Dans le domaine de la prévention secondaire relevant de la maladie coronaire, les statines ont fait la preuve d’une efficacité réelle qui n’a jamais été démentie. Cependant, les vertus thérapeutiques de cette classe pharmacologique ne se résumeraient aux conséquences de la baisse du cholestérol total et du LDL-cholestérol. Les statines auraient aussi des effets pléiotropes variés, mais il faut reconnaître que le niveau de preuve actuel, sur ce point, n’est pas très élevé, en tout cas pas assez pour leur valoir des indications nouvelles officielles. A titre d’exemple, les effets sur la carcinogenèse sont l’objet d’une polémique, liée aux résultats contradictoires des études publiées. Les données ne manquent pas, mais aucun consensus ne peut être atteint, d’autant que les causes de divergences sont nombreuses : 1) durée du traitement et doses utilisées ; 2) type de statine ; 3) type et stade évolutif du cancer …pour ne citer que quelques exemples. Une étude d’observation, réalisée dans la province du Québec (Canada), ne saurait trancher, mais ses résultats méritent néanmoins d’être rapportés pour alimenter le débat. Ce travail repose sur l’analyse des bases de données administratives recueillies entre 1998 et 2004.

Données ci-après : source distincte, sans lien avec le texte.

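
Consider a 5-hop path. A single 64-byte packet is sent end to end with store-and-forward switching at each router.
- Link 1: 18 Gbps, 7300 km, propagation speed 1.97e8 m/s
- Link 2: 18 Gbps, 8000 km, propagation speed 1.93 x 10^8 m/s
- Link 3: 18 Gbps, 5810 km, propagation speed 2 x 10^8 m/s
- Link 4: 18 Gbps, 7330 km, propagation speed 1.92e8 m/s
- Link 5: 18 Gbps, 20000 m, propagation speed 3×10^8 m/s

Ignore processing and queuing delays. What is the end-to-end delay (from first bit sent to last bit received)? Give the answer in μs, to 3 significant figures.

L = 64 × 8 = 512 bits.
Transmission delay per hop = L/R = 512/18000000000 = 0.0284444 μs; 5 hops → 0.142222 μs.
Propagation delays (d/s per hop): 37055.8, 41450.8, 29050, 38177.1, 66.6667 μs; sum = 145800 μs.
End-to-end = 146000 μs.

146000 μs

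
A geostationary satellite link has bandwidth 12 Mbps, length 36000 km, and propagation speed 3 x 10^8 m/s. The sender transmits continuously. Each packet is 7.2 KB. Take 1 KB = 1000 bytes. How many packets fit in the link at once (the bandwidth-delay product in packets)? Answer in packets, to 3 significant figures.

25.0 packets

Propagation delay = 36000000 / 300000000 = 0.12 s.
BDP = R × t_prop = 12000000 × 0.12 = 1440000 bits.
In packets of 57600 bits: 25.0 packets.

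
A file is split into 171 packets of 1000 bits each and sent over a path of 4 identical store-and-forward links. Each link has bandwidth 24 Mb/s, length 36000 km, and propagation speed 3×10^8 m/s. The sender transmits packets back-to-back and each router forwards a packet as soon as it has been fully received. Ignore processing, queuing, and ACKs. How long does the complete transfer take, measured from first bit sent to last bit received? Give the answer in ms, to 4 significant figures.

487.3 ms

Per-hop transmission t_tx = L/R = 1000/24000000 = 0.0416667 ms.
Per-hop propagation t_prop = 36000000/300000000 = 120 ms.
Pipeline fill: first packet needs 4·t_tx to clear all hops; remaining 170 packets each add one t_tx.
Total = (4+171-1)·t_tx + 4·t_prop = 174·0.0416667 + 4·120 = 487.3 ms.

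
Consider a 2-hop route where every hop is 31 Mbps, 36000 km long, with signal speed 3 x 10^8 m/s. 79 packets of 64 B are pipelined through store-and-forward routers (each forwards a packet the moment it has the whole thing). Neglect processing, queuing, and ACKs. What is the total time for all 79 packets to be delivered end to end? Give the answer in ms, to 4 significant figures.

241.3 ms

Per-hop transmission t_tx = L/R = 512/31000000 = 0.0165161 ms.
Per-hop propagation t_prop = 36000000/300000000 = 120 ms.
Pipeline fill: first packet needs 2·t_tx to clear all hops; remaining 78 packets each add one t_tx.
Total = (2+79-1)·t_tx + 2·t_prop = 80·0.0165161 + 2·120 = 241.3 ms.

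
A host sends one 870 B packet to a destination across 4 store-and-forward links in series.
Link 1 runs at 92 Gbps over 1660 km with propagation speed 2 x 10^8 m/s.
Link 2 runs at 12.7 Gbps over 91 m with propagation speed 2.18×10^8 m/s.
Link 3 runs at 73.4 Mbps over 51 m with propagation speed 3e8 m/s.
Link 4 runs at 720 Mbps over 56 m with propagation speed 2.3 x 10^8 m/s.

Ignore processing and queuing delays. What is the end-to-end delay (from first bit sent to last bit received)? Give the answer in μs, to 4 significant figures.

L = 870 × 8 = 6960 bits.
Transmission delays (L/R per hop): 0.0756522, 0.548031, 94.8229, 9.66667 μs; sum = 105.113 μs.
Propagation delays (d/s per hop): 8300, 0.417431, 0.17, 0.243478 μs; sum = 8300.83 μs.
End-to-end = 8406 μs.

8406 μs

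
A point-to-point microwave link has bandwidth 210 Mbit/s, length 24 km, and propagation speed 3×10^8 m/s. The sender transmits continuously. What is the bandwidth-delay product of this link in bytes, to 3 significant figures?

Propagation delay = 24000 / 300000000 = 8e-05 s.
BDP = R × t_prop = 210000000 × 8e-05 = 16800 bits.
In bytes: 16800/8 = 2100 bytes.

2100 bytes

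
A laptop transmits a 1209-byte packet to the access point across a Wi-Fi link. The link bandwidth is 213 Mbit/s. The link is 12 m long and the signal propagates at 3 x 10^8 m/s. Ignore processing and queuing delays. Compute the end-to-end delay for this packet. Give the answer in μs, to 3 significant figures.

45.4 μs

L = 1209 × 8 = 9672 bits.
Transmission delay = L/R = 9672 / 213000000 = 45.4085 μs.
Propagation delay = d/s = 12 m / 300000000 m/s = 0.04 μs.
Total = 45.4 μs.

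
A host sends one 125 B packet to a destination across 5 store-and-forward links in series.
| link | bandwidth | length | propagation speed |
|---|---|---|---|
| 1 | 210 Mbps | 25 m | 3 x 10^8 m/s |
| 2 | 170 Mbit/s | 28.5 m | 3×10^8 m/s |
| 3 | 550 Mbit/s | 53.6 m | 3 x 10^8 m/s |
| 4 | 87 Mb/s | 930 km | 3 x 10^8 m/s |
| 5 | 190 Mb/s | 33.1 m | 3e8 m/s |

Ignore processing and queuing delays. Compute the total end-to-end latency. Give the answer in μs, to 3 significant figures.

3130 μs

L = 125 × 8 = 1000 bits.
Transmission delays (L/R per hop): 4.7619, 5.88235, 1.81818, 11.4943, 5.26316 μs; sum = 29.2199 μs.
Propagation delays (d/s per hop): 0.0833333, 0.095, 0.178667, 3100, 0.110333 μs; sum = 3100.47 μs.
End-to-end = 3130 μs.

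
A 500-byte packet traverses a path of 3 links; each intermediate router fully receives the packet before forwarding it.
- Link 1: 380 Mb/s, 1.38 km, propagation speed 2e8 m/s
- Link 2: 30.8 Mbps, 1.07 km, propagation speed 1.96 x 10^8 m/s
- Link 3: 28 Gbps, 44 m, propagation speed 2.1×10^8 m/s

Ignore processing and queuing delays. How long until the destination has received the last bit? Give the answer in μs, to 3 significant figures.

153 μs

L = 500 × 8 = 4000 bits.
Transmission delays (L/R per hop): 10.5263, 129.87, 0.142857 μs; sum = 140.539 μs.
Propagation delays (d/s per hop): 6.9, 5.45918, 0.209524 μs; sum = 12.5687 μs.
End-to-end = 153 μs.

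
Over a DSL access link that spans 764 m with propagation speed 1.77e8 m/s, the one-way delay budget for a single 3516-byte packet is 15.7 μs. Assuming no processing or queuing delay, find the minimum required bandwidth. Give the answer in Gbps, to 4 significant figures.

L = 28128 bits.
Propagation delay = 764 / 177000000 = 4.31638 μs.
Transmission budget = 15.7 − 4.31638 = 11.3836 μs.
R ≥ L / t_tx = 28128 bits / 1.13836e-05 s = 2.471 Gbps.

2.471 Gbps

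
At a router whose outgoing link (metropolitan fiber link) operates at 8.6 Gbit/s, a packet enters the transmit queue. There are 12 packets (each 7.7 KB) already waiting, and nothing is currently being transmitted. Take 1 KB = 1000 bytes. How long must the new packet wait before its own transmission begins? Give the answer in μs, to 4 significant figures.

Each queued packet: L/R = 61600/8600000000 = 7.16279 μs.
12 queued → 85.9535 μs.
Queuing delay = 85.95 μs.

85.95 μs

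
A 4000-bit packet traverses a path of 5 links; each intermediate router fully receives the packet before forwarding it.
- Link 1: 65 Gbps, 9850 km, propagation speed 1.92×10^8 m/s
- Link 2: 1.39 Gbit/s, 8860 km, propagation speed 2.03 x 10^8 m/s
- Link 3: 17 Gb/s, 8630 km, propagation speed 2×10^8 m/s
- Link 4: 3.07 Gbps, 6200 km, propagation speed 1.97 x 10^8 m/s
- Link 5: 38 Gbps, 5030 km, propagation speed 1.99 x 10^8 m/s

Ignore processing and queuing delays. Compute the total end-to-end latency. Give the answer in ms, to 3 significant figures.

195 ms

Transmission delays (L/R per hop): 6.15385e-05, 0.0028777, 0.000235294, 0.00130293, 0.000105263 ms; sum = 0.00458273 ms.
Propagation delays (d/s per hop): 51.3021, 43.6453, 43.15, 31.4721, 25.2764 ms; sum = 194.846 ms.
End-to-end = 195 ms.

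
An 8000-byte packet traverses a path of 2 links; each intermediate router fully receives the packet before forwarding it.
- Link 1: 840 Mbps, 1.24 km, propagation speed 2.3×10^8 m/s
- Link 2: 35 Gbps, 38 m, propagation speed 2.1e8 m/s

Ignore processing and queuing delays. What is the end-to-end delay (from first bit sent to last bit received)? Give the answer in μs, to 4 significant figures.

L = 8000 × 8 = 64000 bits.
Transmission delays (L/R per hop): 76.1905, 1.82857 μs; sum = 78.019 μs.
Propagation delays (d/s per hop): 5.3913, 0.180952 μs; sum = 5.57226 μs.
End-to-end = 83.59 μs.

83.59 μs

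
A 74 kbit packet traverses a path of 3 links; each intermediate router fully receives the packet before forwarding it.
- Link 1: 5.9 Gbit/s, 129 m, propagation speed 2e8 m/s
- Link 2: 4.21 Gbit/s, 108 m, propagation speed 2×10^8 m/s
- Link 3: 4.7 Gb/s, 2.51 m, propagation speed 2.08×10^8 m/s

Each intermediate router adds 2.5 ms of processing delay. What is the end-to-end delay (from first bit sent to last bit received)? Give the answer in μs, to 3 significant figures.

5050 μs

L = 74000 bits.
Transmission delays (L/R per hop): 12.5424, 17.5772, 15.7447 μs; sum = 45.8643 μs.
Propagation delays (d/s per hop): 0.645, 0.54, 0.0120673 μs; sum = 1.19707 μs.
Processing at 2 router(s): 2 × 2.5 ms = 5000 μs.
End-to-end = 5050 μs.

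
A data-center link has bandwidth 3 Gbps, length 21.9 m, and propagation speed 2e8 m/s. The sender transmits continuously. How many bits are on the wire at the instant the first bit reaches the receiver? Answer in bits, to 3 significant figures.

329 bits

Propagation delay = 21.9 / 200000000 = 1.095e-07 s.
BDP = R × t_prop = 3000000000 × 1.095e-07 = 328.5 bits.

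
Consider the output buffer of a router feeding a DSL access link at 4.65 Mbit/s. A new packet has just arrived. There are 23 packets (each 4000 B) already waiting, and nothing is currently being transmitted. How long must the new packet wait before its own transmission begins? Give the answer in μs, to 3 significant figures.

Each queued packet: L/R = 32000/4650000 = 6881.72 μs.
23 queued → 158280 μs.
Queuing delay = 158000 μs.

158000 μs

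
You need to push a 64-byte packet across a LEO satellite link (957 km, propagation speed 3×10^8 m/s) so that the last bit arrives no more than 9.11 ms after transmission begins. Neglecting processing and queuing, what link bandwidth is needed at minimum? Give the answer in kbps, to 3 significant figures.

L = 512 bits.
Propagation delay = 957000 / 300000000 = 3.19 ms.
Transmission budget = 9.11 − 3.19 = 5.92 ms.
R ≥ L / t_tx = 512 bits / 0.00592 s = 86.5 kbps.

86.5 kbps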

Les malades inclus étaient âgés d’au moins 45 ans et tous avaient survécu à un infarctus du myocarde (IDM). La prise de statines a été qualifiée de faible ou élevée à partir de l’ordonnance rédigée à la sortie du milieu hospitalier. Au total, l’analyse statistique a porté sur une vaste population soit 30 078 patients, composée a posteriori de trois groupes, en fonction de l’exposition aux statines : 1) élevée (n=6 015) ; 2) basse (n=5 323) ; 3) nulle (n=18 738).
Le suivi a été au total de 7 années. Une analyse multivariée selon le modèle de Cox a été appliquée aux données afin, de rechercher une association entre la prise de statines et la fréquence des admissions en milieu hospitalier avec le diagnostic de cancer, exprimée pour 1000 sujets-années, soit respectivement 13,9, 17, 2 et 26,0 dans les trois groupes précédemment définis. Les risques relatifs ajustés correspondants ont été estimés à 0,75 dans le groupe 1 et 0,80 dans le groupe 2. A l’évidence, cette étude de cohorte non contrôlée et rétrospective ne saurait faire la lumière dans la pénombre actuelle. Elle est à verser au dossier des statines dans ce contexte particulier. Des études longitudinales méritent d’être envisagées, car seule cette approche prospective peut permettre de répondre aux hypothèses et aux questions actuelles.